Monday, Dec. 10, 1979
Schmoo Tree
It gives food and fuel
With a tall, slender trunk and a ragged umbrella of drooping green leaves, it looks like a mimosa. But the tropical Leucaena leucocephala is a bit different from other trees: in tropical climates it grows as high as 65 ft. in five years. That makes it a prime candidate for reforestation projects in overlumbered and wood-short Third World countries. The tree is also sort of a botanical schmoo;* undemanding itself, it provides a bountiful array of foods and fuels.
That is the word being spread by Forestry Expert Michael Benge, an employee of the federal Agency for International Development, who has become a bureaucratic Johnny Appleseed for the leucaena. Benge reports that in some tropical lands, leaves from the tree are eaten like candy by children and, dipped in a pepper sauce, as a tasty hors d'oeuvre by adults. Its seed pods are chewed or stewed or painted as tourist trinkets; the seeds can be ground as a surrogate for flour or coffee.

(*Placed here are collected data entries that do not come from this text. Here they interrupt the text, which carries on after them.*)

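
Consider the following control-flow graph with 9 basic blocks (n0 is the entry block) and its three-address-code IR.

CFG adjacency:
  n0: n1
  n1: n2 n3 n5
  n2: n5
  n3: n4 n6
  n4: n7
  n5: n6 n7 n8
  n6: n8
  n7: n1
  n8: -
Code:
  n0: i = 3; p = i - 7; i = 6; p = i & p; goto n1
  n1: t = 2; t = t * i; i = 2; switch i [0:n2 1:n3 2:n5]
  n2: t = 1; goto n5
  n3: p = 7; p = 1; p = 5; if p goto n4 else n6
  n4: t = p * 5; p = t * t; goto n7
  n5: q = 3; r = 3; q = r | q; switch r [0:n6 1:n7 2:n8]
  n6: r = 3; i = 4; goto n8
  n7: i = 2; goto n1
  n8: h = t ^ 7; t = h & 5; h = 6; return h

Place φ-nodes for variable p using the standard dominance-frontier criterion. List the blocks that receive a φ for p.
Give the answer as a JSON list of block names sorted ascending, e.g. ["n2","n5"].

idom tree: n1←n0 n2←n1 n3←n1 n4←n3 n5←n1 n6←n1 n7←n1 n8←n1
Join-block Dom:
  n1: preds {n0,n7}: {n0} ∩ {n0,n1,n7} = {n0}; idom=n0
  n5: preds {n1,n2}: {n0,n1} ∩ {n0,n1,n2} = {n0,n1}; idom=n1
  n6: preds {n3,n5}: {n0,n1,n3} ∩ {n0,n1,n5} = {n0,n1}; idom=n1
  n7: preds {n4,n5}: {n0,n1,n3,n4} ∩ {n0,n1,n5} = {n0,n1}; idom=n1
  n8: preds {n5,n6}: {n0,n1,n5} ∩ {n0,n1,n6} = {n0,n1}; idom=n1

Frontier:
  join n1 pred n0: · stop@n0
  join n1 pred n7: n7→n1 stop@n0
  join n5 pred n1: · stop@n1
  join n5 pred n2: n2 stop@n1
  join n6 pred n3: n3 stop@n1
  join n6 pred n5: n5 stop@n1
  join n7 pred n4: n4→n3 stop@n1
  join n7 pred n5: n5 stop@n1
  join n8 pred n5: n5 stop@n1
  join n8 pred n6: n6 stop@n1
  n0 → ∅
  n1 → {n1}
  n2 → {n5}
  n3 → {n6,n7}
  n4 → {n7}
  n5 → {n6,n7,n8}
  n6 → {n8}
  n7 → {n1}
  n8 → ∅

φ for p: defs {n0,n3,n4}
  DF⁺ = {n1,n6,n7,n8}

Answer: ["n1", "n6", "n7", "n8"]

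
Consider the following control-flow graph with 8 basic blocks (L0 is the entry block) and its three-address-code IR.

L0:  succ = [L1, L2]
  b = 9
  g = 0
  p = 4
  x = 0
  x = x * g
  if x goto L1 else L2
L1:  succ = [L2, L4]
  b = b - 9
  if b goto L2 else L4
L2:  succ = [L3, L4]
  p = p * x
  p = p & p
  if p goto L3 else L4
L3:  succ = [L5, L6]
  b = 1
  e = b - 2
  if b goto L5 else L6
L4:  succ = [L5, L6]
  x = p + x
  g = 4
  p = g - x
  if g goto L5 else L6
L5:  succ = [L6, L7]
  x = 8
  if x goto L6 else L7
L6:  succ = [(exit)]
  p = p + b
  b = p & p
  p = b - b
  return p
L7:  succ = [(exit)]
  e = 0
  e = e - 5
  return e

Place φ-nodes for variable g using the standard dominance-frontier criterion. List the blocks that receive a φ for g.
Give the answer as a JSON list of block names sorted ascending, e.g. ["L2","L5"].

idom tree: L1←L0 L2←L0 L3←L2 L4←L0 L5←L0 L6←L0 L7←L5
Dom∩ at merges:
  L2: preds {L0,L1}: {L0} ∩ {L0,L1} = {L0}; idom=L0
  L4: preds {L1,L2}: {L0,L1} ∩ {L0,L2} = {L0}; idom=L0
  L5: preds {L3,L4}: {L0,L2,L3} ∩ {L0,L4} = {L0}; idom=L0
  L6: preds {L3,L4,L5}: {L0,L2,L3} ∩ {L0,L4} ∩ {L0,L5} = {L0}; idom=L0

Frontier:
  join L2 pred L0: · stop@L0
  join L2 pred L1: L1 stop@L0
  join L4 pred L1: L1 stop@L0
  join L4 pred L2: L2 stop@L0
  join L5 pred L3: L3→L2 stop@L0
  join L5 pred L4: L4 stop@L0
  join L6 pred L3: L3→L2 stop@L0
  join L6 pred L4: L4 stop@L0
  join L6 pred L5: L5 stop@L0
  L0: DF=∅
  L1: DF={L2,L4}
  L2: DF={L4,L5,L6}
  L3: DF={L5,L6}
  L4: DF={L5,L6}
  L5: DF={L6}
  L6: DF=∅
  L7: DF=∅

φ for g: defs {L0,L4}
  DF⁺ = {L5,L6}

Answer: ["L5", "L6"]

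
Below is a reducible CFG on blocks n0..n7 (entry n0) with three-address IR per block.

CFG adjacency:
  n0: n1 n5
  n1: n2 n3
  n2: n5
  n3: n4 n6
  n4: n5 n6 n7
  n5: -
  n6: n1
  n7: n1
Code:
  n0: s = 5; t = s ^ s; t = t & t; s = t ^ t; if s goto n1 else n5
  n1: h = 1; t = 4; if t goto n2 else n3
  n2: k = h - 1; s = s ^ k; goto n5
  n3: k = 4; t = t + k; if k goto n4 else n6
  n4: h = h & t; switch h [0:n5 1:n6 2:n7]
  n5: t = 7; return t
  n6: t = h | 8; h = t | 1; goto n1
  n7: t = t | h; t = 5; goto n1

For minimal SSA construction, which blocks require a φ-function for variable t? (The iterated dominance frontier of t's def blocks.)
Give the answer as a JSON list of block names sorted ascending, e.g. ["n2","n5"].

idom tree: n1←n0 n2←n1 n3←n1 n4←n3 n5←n0 n6←n3 n7←n4
Join-block Dom:
  n1: preds {n0,n6,n7}: {n0} ∩ {n0,n1,n3,n6} ∩ {n0,n1,n3,n4,n7} = {n0}; idom=n0
  n5: preds {n0,n2,n4}: {n0} ∩ {n0,n1,n2} ∩ {n0,n1,n3,n4} = {n0}; idom=n0
  n6: preds {n3,n4}: {n0,n1,n3} ∩ {n0,n1,n3,n4} = {n0,n1,n3}; idom=n3

DF derivation:
  n1←n0: walk · to n0
  n1←n6: walk n6→n3→n1 to n0
  n1←n7: walk n7→n4→n3→n1 to n0
  n5←n0: walk · to n0
  n5←n2: walk n2→n1 to n0
  n5←n4: walk n4→n3→n1 to n0
  n6←n3: walk · to n3
  n6←n4: walk n4 to n3
  DF(n0)=∅
  DF(n1)={n1,n5}
  DF(n2)={n5}
  DF(n3)={n1,n5}
  DF(n4)={n1,n5,n6}
  DF(n5)=∅
  DF(n6)={n1}
  DF(n7)={n1}

φ for t: defs {n0,n1,n3,n5,n6,n7}
  DF⁺ = {n1,n5}

Answer: ["n1", "n5"]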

Better yet, the leaves can be used for protein-rich cattle feed, and nitrogen-fixing bacteria on the roots help to fertilize the soil. Because of its rapid growth, the tree could become a vital source of the firewood still used to cook food by 75% of the world's population. Its wood can be processed into charcoal or a flammable gas--or used for building houses and furniture and making paper pulp.
The secret of the leucaena's rapid growth is in its roots; they extend as deep as the tree is tall. That enables it to soak up nutrients below the reach of other plants. Growing on the leucaena roots are fungi called mycorrhizae that help by absorbing phosphorus compounds that cannot be used by most plants, and converting them into forms that can nourish the tree. Then too the steady dropping of leaves provides rich nutrition for other plants.
For Benge, the leucaena has held a fascination since the mid-1960s, when he learned of it on an agricultural project in Viet Nam. A prisoner of the North Vietnamese from 1968 to 1973, he returned to the U.S. and helped herald its wonders to a growing list of tropical countries suffering deforestation. A group of Haitians now plans to grow 12,000 acres of leucaenas. The Philippines has its own ambitious leucaena program; so too do India and Indonesia. In fact the only signs of indifference Benge has found are in his own federal agency. But he will not be deterred. "They say, 'All you do is talk about leucaena,' " he reports of his superiors. "I say, why not go with a winner?"
* A mythical Al Capp creature that provided Li'l Abner and friends with unlimited supplies of milk, butter and eggs.